In a matter of seconds the outdoor scuffle turned from light-hearted to serious; the two had toppled over in the grass. The boy on top was trying to pin down the other’s arms; kids on the nearest bus were n
ow hanging out its opened windows and cheering them on. I had to get myself in the middle of their brawl—I’d be able to touch the hot, moist skin of the top student’s arm as I pulled at him in a phony attempt to stop the fight, to smell the boys’ pungent musk of hormones, and possibly more. Anything could happen—I could get pulled to the ground and sandwiched between their squirming torsos; my clothes might be ripped from my body in the fray.
“Two guys out there are going at one another like idiots,” I said, turning to reach for my purse. I hurried toward the door as Trevor followed alongside me in a running walk.
“Hey!” I called out to them as loudly as I could while still sounding friendly. The top boy looked over and the bottom boy took advantage of his hesitation, lunging upright and managing to grab the kid’s neck. “Okay, guys, enough already.” I ran up and grabbed both arms of the choker, letting my hands roam upward into the damp pits of his T-shirt.
I expected them to pull me into their mix of interlocking limbs and continue fighting but they didn’t—the choked student backed away and stood immediately, rubbing his neck. Perhaps he feared getting suspended. “We weren’t fighting for real,” he explained, catching his breath. His friend began to stand as well, twisting too soon from my grasp. No! I wanted to hiss at them, Don’t stop touching each other! When it became clear that there would be no further physical contact between any of us, my disappointment was so intense that I experienced it as a shift in gravity; I squatted down to the grass for a moment to catch my breath.
“Yeah,” the second boy added, his voice slightly deeper. “We were just messing around.” There was a tense pause of silence as I closed my eyes and raised a steadying hand to my forehead; the feel of the boys’ eyes looking down upon me was as intense as the sunlight on my neck. “Are you okay?”

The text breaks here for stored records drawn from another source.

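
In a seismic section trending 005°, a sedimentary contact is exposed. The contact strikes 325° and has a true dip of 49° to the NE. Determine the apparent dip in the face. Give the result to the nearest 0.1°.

The strike is 325° and the section trends 005°; the acute angle between them is β = 40°.
tan α = tan 49° × sin 40° = 1.1504 × 0.6428 = 0.7394
α = arctan(0.7394) = 36.48°

36.5°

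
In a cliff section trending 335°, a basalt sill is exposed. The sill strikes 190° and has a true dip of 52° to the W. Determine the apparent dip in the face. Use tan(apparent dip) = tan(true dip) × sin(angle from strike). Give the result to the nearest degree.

36°

The section lies 35° from the strike.
tan(apparent dip) = tan 52° · sin 35° = 0.7341
apparent dip = arctan 0.7341 = 36.28°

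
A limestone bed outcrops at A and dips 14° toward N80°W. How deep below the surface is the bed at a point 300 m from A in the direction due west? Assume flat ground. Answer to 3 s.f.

73.7 m

The hole lies 10° from the dip direction, so the down-dip offset is 300 × cos 10° = 295.44 m.
Depth = down-dip offset × tan(dip) = 295.44 × tan 14° = 295.44 × 0.2493
Depth = 73.66 m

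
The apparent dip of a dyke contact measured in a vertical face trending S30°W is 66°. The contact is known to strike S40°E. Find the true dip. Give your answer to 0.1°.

67.3°

The section is 70° from the strike.
tan(true dip) = tan 66° / sin 70° = 2.3902
true dip = arctan 2.3902 = 67.30°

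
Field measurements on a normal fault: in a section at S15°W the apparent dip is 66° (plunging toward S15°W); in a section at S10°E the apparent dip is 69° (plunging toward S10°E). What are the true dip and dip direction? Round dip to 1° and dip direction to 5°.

true dip 69°, dip direction 165°

The two traces are lines in the plane: v₁ = (sin 195°·cos 66°, cos 195°·cos 66°, −sin 66°), v₂ = (sin 170°·cos 69°, cos 170°·cos 69°, −sin 69°).
The plane normal is n = v₁ × v₂ ∝ (0.044, -0.155, 0.062).
Dip δ = arctan(|n_h|/n_z) = arctan(0.161/0.062) = 69.1°.
Dip direction = azimuth of (n_x, n_y) = atan2(0.044, -0.155) = 164°.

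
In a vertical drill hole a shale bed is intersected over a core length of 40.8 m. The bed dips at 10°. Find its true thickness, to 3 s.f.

40.2 m

True thickness t = h · cos(dip) = 40.8 × cos 10°
t = 40.8 × 0.9848 = 40.180 m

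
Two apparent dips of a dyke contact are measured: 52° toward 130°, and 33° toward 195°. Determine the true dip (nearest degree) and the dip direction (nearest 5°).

true dip 52°, dip direction 135°

Each apparent-dip line lies in the plane. As unit vectors (x east, y north, z up), v₁ plunges 52°→130° and v₂ plunges 33°→195°.
n = v₁ × v₂ = (0.423, -0.428, 0.468) (taken with n_z > 0).
tan δ = √(n_x²+n_y²)/n_z = 0.602/0.468, so δ = 52.1°.
The horizontal component of n points toward azimuth atan2(n_x, n_y) = 135°, the dip direction.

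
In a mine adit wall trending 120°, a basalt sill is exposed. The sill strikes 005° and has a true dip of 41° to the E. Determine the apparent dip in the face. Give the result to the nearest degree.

38°

Angle between strike (005°) and section (120°): β = 65°.
tan α = tan 41° × sin 65° = 0.8693 × 0.9063 = 0.7878
α = arctan(0.7878) = 38.23°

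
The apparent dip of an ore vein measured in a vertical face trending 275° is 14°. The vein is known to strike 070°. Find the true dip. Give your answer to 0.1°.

30.5°

The section is 25° from the strike.
tan(true dip) = tan 14° / sin 25° = 0.5900
δ = arctan(0.5900) = 30.54°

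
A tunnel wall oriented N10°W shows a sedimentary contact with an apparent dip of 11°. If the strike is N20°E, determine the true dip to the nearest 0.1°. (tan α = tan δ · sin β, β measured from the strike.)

β = acute angle between strike N20°E and section N10°W = 30°.
tan δ = tan α / sin β = tan 11° / sin 30° = 0.1944 / 0.5000 = 0.3888
true dip = arctan 0.3888 = 21.24°

21.2°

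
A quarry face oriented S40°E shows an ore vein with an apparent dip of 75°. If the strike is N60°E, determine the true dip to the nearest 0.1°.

75.2°

The section is 80° from the strike.
tan δ = tan α / sin β = tan 75° / sin 80° = 3.7321 / 0.9848 = 3.7896
true dip = arctan 3.7896 = 75.22°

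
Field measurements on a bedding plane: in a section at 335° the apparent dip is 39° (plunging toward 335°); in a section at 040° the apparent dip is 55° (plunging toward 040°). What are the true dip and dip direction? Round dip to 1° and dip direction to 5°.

Each apparent-dip line lies in the plane. As unit vectors (x east, y north, z up), v₁ plunges 39°→335° and v₂ plunges 55°→040°.
n = v₁ × v₂ = (0.300, 0.501, 0.404) (taken with n_z > 0).
True dip = arccos(n_z / |n|) = arccos(0.5688) = 55.3°.
Dip direction = atan2(0.300, 0.501) = 31° (azimuth of n's horizontal projection).

true dip 55°, dip direction 030°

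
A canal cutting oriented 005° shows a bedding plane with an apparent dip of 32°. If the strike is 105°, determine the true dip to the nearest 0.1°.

The section is 80° from the strike.
tan(true dip) = tan 32° / sin 80° = 0.6345
true dip = arctan 0.6345 = 32.40°

32.4°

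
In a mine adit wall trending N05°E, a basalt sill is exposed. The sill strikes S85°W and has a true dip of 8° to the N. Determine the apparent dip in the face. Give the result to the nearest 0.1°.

7.9°

The section lies 80° from the strike.
tan α = tan 8° × sin 80° = 0.1405 × 0.9848 = 0.1384
α = arctan(0.1384) = 7.88°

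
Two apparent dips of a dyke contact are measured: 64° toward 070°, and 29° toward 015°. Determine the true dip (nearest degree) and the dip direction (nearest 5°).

Represent each trace as a vector plunging at its apparent dip toward its trend (east-north-up frame): v₁ = (0.412, 0.150, -0.899), v₂ = (0.226, 0.845, -0.485).
The plane normal is n = v₁ × v₂ ∝ (0.687, -0.004, 0.314).
Dip δ = arctan(|n_h|/n_z) = arctan(0.687/0.314) = 65.4°.
Dip direction = azimuth of (n_x, n_y) = atan2(0.687, -0.004) = 90°.

true dip 65°, dip direction 090°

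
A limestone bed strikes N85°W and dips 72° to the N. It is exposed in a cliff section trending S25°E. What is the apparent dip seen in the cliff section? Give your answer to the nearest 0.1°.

69.4°

Angle between strike (N85°W) and section (S25°E): β = 60°.
tan α = tan 72° × sin 60° = 3.0777 × 0.8660 = 2.6654
α = arctan(2.6654) = 69.43°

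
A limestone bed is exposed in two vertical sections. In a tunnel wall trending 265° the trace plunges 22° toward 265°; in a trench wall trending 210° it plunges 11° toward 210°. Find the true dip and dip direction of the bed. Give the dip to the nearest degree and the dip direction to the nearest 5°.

Each apparent-dip line lies in the plane. As unit vectors (x east, y north, z up), v₁ plunges 22°→265° and v₂ plunges 11°→210°.
The plane normal is n = v₁ × v₂ ∝ (-0.303, 0.008, 0.746).
Dip δ = arctan(|n_h|/n_z) = arctan(0.303/0.746) = 22.1°.
Dip direction = azimuth of (n_x, n_y) = atan2(-0.303, 0.008) = 271°.

true dip 22°, dip direction 270°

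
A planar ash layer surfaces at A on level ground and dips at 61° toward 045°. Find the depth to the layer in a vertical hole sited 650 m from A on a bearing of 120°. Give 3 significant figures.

The hole lies 75° from the dip direction, so the down-dip offset is 650 × cos 75° = 168.23 m.
Depth = down-dip offset × tan(dip) = 168.23 × tan 61° = 168.23 × 1.8040
Depth = 303.50 m

303 m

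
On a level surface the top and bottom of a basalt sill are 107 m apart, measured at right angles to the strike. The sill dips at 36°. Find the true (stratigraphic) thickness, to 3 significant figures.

True thickness t = w · sin(dip) = 107 × sin 36°
t = 107 × 0.5878 = 62.893 m

62.9 m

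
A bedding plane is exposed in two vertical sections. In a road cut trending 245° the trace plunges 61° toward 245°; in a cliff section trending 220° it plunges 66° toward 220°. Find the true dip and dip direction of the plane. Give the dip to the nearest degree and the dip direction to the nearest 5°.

true dip 67°, dip direction 205°

The two traces are lines in the plane: v₁ = (sin 245°·cos 61°, cos 245°·cos 61°, −sin 61°), v₂ = (sin 220°·cos 66°, cos 220°·cos 66°, −sin 66°).
n = v₁ × v₂ = (-0.085, -0.173, 0.083) (taken with n_z > 0).
True dip = arccos(n_z / |n|) = arccos(0.3970) = 66.6°.
The horizontal component of n points toward azimuth atan2(n_x, n_y) = 206°, the dip direction.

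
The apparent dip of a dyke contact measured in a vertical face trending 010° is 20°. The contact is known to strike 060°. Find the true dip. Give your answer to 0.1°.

The section is 50° from the strike.
tan(true dip) = tan 20° / sin 50° = 0.4751
true dip = arctan 0.4751 = 25.41°

25.4°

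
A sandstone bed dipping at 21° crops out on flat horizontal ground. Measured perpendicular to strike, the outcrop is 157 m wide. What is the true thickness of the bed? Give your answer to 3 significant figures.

True thickness t = w · sin(dip) = 157 × sin 21°
t = 157 × 0.3584 = 56.264 m

56.3 m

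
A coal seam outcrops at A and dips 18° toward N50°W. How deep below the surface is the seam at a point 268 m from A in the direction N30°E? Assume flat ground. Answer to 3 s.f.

The hole lies 80° from the dip direction, so the down-dip offset is 268 × cos 80° = 46.54 m.
Depth = down-dip offset × tan(dip) = 46.54 × tan 18° = 46.54 × 0.3249
Depth = 15.12 m

15.1 m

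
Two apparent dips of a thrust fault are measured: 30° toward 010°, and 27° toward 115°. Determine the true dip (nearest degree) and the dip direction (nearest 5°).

Represent each trace as a vector plunging at its apparent dip toward its trend (east-north-up frame): v₁ = (0.150, 0.853, -0.500), v₂ = (0.808, -0.377, -0.454).
The plane normal is n = v₁ × v₂ ∝ (0.575, 0.335, 0.745).
tan δ = √(n_x²+n_y²)/n_z = 0.666/0.745, so δ = 41.8°.
The horizontal component of n points toward azimuth atan2(n_x, n_y) = 60°, the dip direction.

true dip 42°, dip direction 060°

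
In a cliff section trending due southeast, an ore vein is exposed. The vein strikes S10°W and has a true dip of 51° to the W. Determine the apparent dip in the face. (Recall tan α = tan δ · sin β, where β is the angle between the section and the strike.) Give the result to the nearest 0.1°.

45.3°

The section lies 55° from the strike.
tan(apparent dip) = tan 51° · sin 55° = 1.0116
apparent dip = arctan 1.0116 = 45.33°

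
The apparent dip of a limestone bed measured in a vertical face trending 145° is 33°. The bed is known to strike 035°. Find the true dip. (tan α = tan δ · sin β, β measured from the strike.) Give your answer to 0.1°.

β = acute angle between strike 035° and section 145° = 70°.
tan(true dip) = tan 33° / sin 70° = 0.6911
δ = arctan(0.6911) = 34.65°

34.6°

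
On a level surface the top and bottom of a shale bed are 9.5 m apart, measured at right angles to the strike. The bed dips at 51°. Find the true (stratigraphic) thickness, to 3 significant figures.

True thickness t = w · sin(dip) = 9.5 × sin 51°
t = 9.5 × 0.7771 = 7.383 m

7.38 m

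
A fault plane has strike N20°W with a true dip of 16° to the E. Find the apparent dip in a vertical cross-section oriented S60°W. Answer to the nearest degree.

The strike is N20°W and the section trends S60°W; the acute angle between them is β = 80°.
tan α = tan 16° × sin 80° = 0.2867 × 0.9848 = 0.2824
apparent dip = arctan 0.2824 = 15.77°

16°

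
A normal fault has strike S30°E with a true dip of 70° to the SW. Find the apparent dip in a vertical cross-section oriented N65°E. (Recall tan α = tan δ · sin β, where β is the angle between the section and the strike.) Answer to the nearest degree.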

I nodded and cautiously took my time standing back up. I looked over the body of each one with a longing for what might’ve been if I’d had to insert myself between them as they rolled together on the ground—the sharp chin of the top boy could’ve painfully buried itself in my shoulder; the flexed hand of the other could’ve slid across my ass in a feverish search for leverage as he tried to escape. “I get it,” I said, placing my hand along the red exposed skin of the choked boy’s upper shoulder. The collar of his T-shirt had been stretched out. My fingers drifted a few inches across his slick skin until they felt sufficiently wet; I hoped the wind wouldn’t dry them before I had a chance to take a quick taste. “Now get out of here before the AP sees you.”